最开始隐藏状态分布 $\varphi=\{\varphi_1,\varphi_2,...,\varphi_n\}$ ，维度和矩阵 $A$ 的行数相同。

HMM模型搭建完毕， $\lambda=(A,B,\varphi)$

看个实例吧，公式看着晕。

$1.5.2$ 实例说明

看个实例吧，公式看着晕，比如在盒子里面抓球解解闷，假设三个箱子里只有红色和白色的球。隐藏状态 $O$ 是三个箱子，观测状态 $V$ 是白红。

三个箱子，第一个箱子5红5白，第二个箱子4红6白，第三个箱子7红3白。也就是能得到下面的观测概率矩阵：

\begin{matrix} (3) & B = (\begin{array}{ccc} 0.5 & 0.5 \\ 0.6 & 0.4 \\ 0.7 & 0.3 \end{array}) \end{matrix}

$\begin{equation} B= \left( \begin{array}{ccc} 0.5& 0.5 \\ %第一行元素 0.6 & 0.4\\ %第二行元素 0.7& 0.3\\ %第二行元素 \end{array} \right) \tag{ 3} \end{equation}$

按照下面的方法从盒子里抽球，开始的时候，从第一个盒子抽球的概率是0.2，从第二个盒子抽球的概率是0.4，从第三个盒子抽球的概率是0.4。也就是初始隐藏分布为 $\lambda=\{0.2,0.4,0.4\}$ 。

以这个概率抽一次球后，将球放回。然后从当前盒子转移到下一个盒子进行抽球。规则是：如果当前抽球的盒子是第一个盒子，则以0.5的概率仍然留在第一个盒子继续抽球，以0.2的概率去第二个盒子抽球，以0.3的概率去第三个盒子抽球。

如果当前抽球的盒子是第二个盒子，则以0.5的概率仍然留在第二个盒子继续抽球，以0.3的概率去第一个盒子抽球，以0.2的概率去第三个盒子抽球。

如果当前抽球的盒子是第三个盒子，则以0.5的概率仍然留在第三个盒子继续抽球，以0.2的概率去第一个盒子抽球，以0.3的概率去第二个盒子抽球。上面三段，能得到状态转移矩阵(自己意会一下矩阵 $A,B$ 的维度表示啥意思)。

\begin{matrix} (4) & A = (\begin{array}{ccc} 0.5 & 0.2 & 0.3 \\ 0.3 & 0.5 & 0.2 \\ 0.2 & 0.3 & 0.5 \end{array}) \end{matrix}

$\begin{equation} A= \left( \begin{array}{ccc} 0.5 & 0.2 & 0.3\\ %第一行元素 0.3& 0.5& 0.2\\ %第二行元素 0.2& 0.3 & 0.5\\ %第二行元素 \end{array} \right) \tag{ 4} \end{equation}$

如此下去，直到重复三次，得到一个球的颜色的观测序列: $O=\{红，白，红\}$ 。在这个观测状态下，推测最有可能来源于哪个箱子，也就是哪个隐藏状态，也就是要计算状态 $I$ 。

说了半天，终于把那些公式符号都套上了。然后去解决实际问题。

$1.5.3$ 可应用的实际问题

　　　　 1)评估观察序列概率。即给定模型 $\lambda=(A,B,\varphi)$ 和观测序列 $O=\{红，白，红\}$ ，计算在模型 $\lambda$ 下观测序列 $O$ 出现的概率 $P(O|λ)$ 。这个问题是HMM模型三个问题中最简单的。

　　　　 2)模型参数学习问题。
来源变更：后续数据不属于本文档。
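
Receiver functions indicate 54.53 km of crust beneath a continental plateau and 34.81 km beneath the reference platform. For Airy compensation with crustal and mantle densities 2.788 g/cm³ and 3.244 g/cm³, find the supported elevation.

Excess crust Δ = 54.53 km − 34.81 km = 19.72 km, split between elevation h and root r with h + r = Δ.
Airy balance ρ_c h = (ρ_m − ρ_c) r gives r = h ρ_c/(ρ_m − ρ_c), so h (1 + ρ_c/(ρ_m − ρ_c)) = Δ, i.e. h = Δ (ρ_m − ρ_c)/ρ_m.
h = 19.72 km × 0.456/3.244 = 2.77 km.

2.77 km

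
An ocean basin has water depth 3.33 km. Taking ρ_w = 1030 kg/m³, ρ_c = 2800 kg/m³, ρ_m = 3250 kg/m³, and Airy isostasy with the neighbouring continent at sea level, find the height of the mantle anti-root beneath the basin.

13.1 km

Equating mass per unit area of the two columns: replacing crust with seawater at the top is compensated by replacing crust with mantle at the base: d (ρ_c − ρ_w) = a (ρ_m − ρ_c).
a = d (ρ_c − ρ_w)/(ρ_m − ρ_c) = 3.33 km × 1770/450 = 13.1 km.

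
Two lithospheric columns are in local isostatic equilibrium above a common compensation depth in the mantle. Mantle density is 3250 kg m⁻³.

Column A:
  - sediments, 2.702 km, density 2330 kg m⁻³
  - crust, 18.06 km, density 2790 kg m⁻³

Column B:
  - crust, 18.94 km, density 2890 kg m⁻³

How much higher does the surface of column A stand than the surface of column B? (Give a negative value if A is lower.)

For any compensation level in the mantle, the mantle terms cancel and isostasy reduces to e = (Σt_A − Σt_B) − (Σ(ρt)_A − Σ(ρt)_B) / ρ_m.
Σt_A = 20.762 km; Σt_B = 18.94 km; Σ(ρt)_A = 56683.06; Σ(ρt)_B = 54736.6 (in km·kg m⁻³).
e = (20.762 − 18.94) − (56683.06 − 54736.6) / 3250 = 1.22 km.

1.22 km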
即给定观测序列 $O$ ，估计模型 $\lambda=(A,B,\varphi)$ 的参数，使该模型下观测序列的条件概率 $P(O|λ)$ 最大。

　　　　 3)预测问题，也称为解码问题。即给定模型 $\lambda=(A,B,\varphi)$ 和观测序列 $O$ ，求给定观测序列条件下，最可能出现的对应的状态序列，这个问题的求解需要用到基于动态规划的维特比算法。(当时就是用的这个思想做的2018泰迪杯B题)。
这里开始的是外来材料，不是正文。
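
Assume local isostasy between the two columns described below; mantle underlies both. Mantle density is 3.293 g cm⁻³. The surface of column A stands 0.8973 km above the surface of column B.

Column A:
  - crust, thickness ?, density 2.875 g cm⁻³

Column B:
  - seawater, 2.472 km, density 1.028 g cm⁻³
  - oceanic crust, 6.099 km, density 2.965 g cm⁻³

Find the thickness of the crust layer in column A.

Take the compensation level at the base of the deeper column (depth z_c below the surface of column A) and equate Σ ρ_i t_i down to z_c; mantle fills any gap and the z_c terms cancel.
Column A: x×2.875 + (z_c − 0 − x)×3.293
Column B: 0.8973×0 + 2.472×1.028 + 6.099×2.965 + (z_c − 0.8973 − 8.571)×3.293
The z_c×3.293 term appears on both sides and cancels. Collect the known terms of each column as K = Σ(ρt)_known − 3.293 × (depth of known layers): K_A = 0 − 3.293×0 = 0; K_B = 20.624751 − 3.293×(0.8973 + 8.571) = −10.5543609.
Balance: K_A − x×(3.293 − 2.875) = K_B, so x = (K_A − K_B)/(3.293 − 2.875) = 10.5544/0.418 = 25.2 km.

25.2 km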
　　　　以上问题的求解步骤我看懂了差不多，但是推导太复杂了我也不想写。上面的两个博客提到了求解的步骤，如果有兴趣可以去看看。真的，人家讲的特别详细，据说是看的《统计学习方法》这本书，好像又在骗我买书的样子。

$1.5.4$ 程序(我把解决的三个问题都写在一个程序里面了)

import numpy as np
from hmmlearn import hmm
import math

# 状态序列
states = ["box 1", "box 2", "box3"]
n_states = len(states)

# 观测序列
observations = ["red", "white"]
n_observations = len(observations)

start_probability = np.array([0.2, 0.4, 0.4])

# 状态转移矩阵
transition_probability = np.array([
  [0.5, 0.2, 0.3],
  [0.3, 0.5, 0.2],
  [0.2, 0.3, 0.5]
])

dimension1 = transition_probability.shape
dimension1 = dimension1[0]

# print("数据维度" + str(dimension))
# 观测概率矩阵
emission_probability = np.array([
  [0.5, 0.5],
  [0.4, 0.6],
  [0.7, 0.3]
])

model = hmm.MultinomialHMM(n_components=n_states)
model.startprob_=start_probability
model.transmat_=transition_probability
model.emissionprob_=emission_probability

# 观测序列
seen = np.array([[0,1,0]]).T
dimension = seen.shape
dimension = dimension[0]

logprob, box = model.decode(seen, algorithm="viterbi")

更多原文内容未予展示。